We have to go back in history a little bit.
One hang-up I see is the ministers in the immigration department. We have seen more than a dozen ministers since 1993, starting with Mr. Gerry Weiner to the present minister. I have probably met each one of them.
The problem arises with the bureaucrats. They go for what is politically correct or PC. We don't have the power, so let's go and change the regulations and get the power. In the last regulations, they wanted to change or introduce the language exam. They held onto applications, sat on them for a number of years, and we had two years of wrangling in Parliament, and two class actions. The first one was initiated by my law firm, the Dragan case, just to introduce the English-language exam.
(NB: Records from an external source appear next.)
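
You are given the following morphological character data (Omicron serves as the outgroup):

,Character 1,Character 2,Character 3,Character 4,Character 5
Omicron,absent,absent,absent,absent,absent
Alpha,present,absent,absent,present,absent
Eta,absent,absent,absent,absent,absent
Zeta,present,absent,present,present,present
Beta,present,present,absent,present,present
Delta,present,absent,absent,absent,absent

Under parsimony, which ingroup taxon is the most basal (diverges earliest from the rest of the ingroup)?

The outgroup has state 'absent' for every character, so 'present' is the derived state throughout.
Character 1 (derived state 'present') is shared by Alpha, Beta, Delta, and Zeta — a synapomorphy uniting that clade.
Character 2 (derived state 'present') is unique to Beta (autapomorphy; uninformative for grouping).
Character 3: derived state 'present' in Zeta only — an autapomorphy, so it tells us nothing about relationships among taxa.
Only Alpha, Beta, and Zeta show the derived state 'present' for Character 4, supporting them as a clade.
Only Beta and Zeta show the derived state 'present' for Character 5, supporting them as a clade.
Most parsimonious ingroup topology: (((Alpha,(Zeta,Beta)),Delta),Eta).
Eta is sister to the clade containing all other ingroup taxa, so it is the earliest-diverging (most basal) ingroup lineage.

Eta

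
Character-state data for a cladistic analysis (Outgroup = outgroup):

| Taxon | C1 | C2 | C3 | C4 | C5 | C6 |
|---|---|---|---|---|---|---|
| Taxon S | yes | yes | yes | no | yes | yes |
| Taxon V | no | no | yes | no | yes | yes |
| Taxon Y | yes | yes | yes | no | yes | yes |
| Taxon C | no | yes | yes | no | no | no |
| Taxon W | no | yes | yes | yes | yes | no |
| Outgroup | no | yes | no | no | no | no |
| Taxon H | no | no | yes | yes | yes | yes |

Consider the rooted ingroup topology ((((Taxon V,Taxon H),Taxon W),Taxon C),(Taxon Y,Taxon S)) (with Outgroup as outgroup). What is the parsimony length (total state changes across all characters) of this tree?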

So what I see is that the bureaucrats--not the members of Parliament--lack the field knowledge of what's to be done.
The simple solution at the time would have been to tell the applicants, “Look, we do not have the powers to ask you to take an exam”--which was the case under the old system--“but we want you to take this exam, whereby we can expedite your process or we can waive your interview.” If that simple thing was told to the people, we could have solved this problem in 1999 or 2000. Rather, they sat on the applications for 18 months, and then we got into the retroactivity, which was challenged in the first case by our law firm, the Dragan case. It was subsequently followed by a class action across the country and resulted in $3 million being paid to the lawyers for the class action.